Pearson, the world’s largest education company, plans to implement major expansion in Egypt. “The economic and social revitalisation of Egypt could be aided by increased investment in work-readiness training”, says Christine Ozden, the Middle East, Africa and Caribbean President of Pearson.
Ms Ozden, who was speaking at the British-Egyptian Society’s Education Conference, emphasised the need for governments and education providers to ensure students are not only receiving high quality theoretical and knowledge based education, but also the skills they need to thrive in a workplace environment and become immediately valuable to their employers.

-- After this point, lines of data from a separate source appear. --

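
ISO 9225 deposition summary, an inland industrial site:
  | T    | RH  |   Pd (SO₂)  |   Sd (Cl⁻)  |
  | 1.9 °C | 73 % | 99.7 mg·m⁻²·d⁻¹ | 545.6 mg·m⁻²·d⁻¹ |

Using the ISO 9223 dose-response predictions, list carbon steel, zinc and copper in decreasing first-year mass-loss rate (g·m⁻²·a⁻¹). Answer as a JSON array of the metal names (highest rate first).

["carbon steel", "zinc", "copper"]

carbon steel: f(T) = +0.150·(T−10) [T≤10 °C] = -1.2150
  Pd branch = 1.77·Pd^0.52·e^(0.02·RH+f) = 24.76 μm/a
  Sd branch = 0.102·Sd^0.62·e^(0.033·RH+0.04·T) = 60.91 μm/a
  r_corr = 24.76 + 60.91 = 85.67 μm/a
  mass loss = 85.67 μm/a × 7.85 g/cm³ = 672.5 g·m⁻²·a⁻¹
zinc: T≤10 °C ⇒ hinge +0.038·(1.9−10) = -0.3078
  Pd branch = 0.0129·Pd^0.44·e^(0.046·RH+f) = 2.064 μm/a
  Cl⁻ term: 0.0175·545.6^0.57·exp(0.008·73+0.085·1.9) = 1.339
  sum: 2.064 + 1.339 → r_corr = 3.403 μm/a
  mass loss = 3.403 μm/a × 7.14 g/cm³ = 24.3 g·m⁻²·a⁻¹
copper: f(T) = +0.126·(T−10) [T≤10 °C] = -1.0206
  SO₂ term: 0.0053·99.7^0.26·exp(0.059·73-1.0206) = 0.469
  Sd branch = 0.01025·Sd^0.27·e^(0.036·RH+0.049·T) = 0.854 μm/a
  sum: 0.469 + 0.854 → r_corr = 1.323 μm/a
  mass loss = 1.323 μm/a × 8.96 g/cm³ = 11.85 g·m⁻²·a⁻¹
Ordering by g·m⁻²·a⁻¹: carbon steel (672) > zinc (24.3) > copper (11.9)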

A survey conducted by the World Bank indicated the skills of workers in Egypt are often mismatched with the needs of private business. Fifty per cent of the private firms interviewed for the Bank’s report identified a disparity between students’ skills provided by the formal education system and the skills needed by the labor market as a constraint to business development. Ms Ozden says this shortage can be addressed by providing qualifications that give graduates not only with the knowledge they need for a successful career, but also the attitudes and behaviors.
She says: “Employers are clear when they describe the skills they need in potential employees: basic literacy and numeracy, the ability to work well with others, good interpersonal skills, a good attitude to work and increasingly, a good grasp of the English language.
This problem is not unique to Egypt -businesses all over the world tell us that they find it hard finding employees who are job ready. That is why we ensure our qualifications – like the BTECs – are developed closely with industry.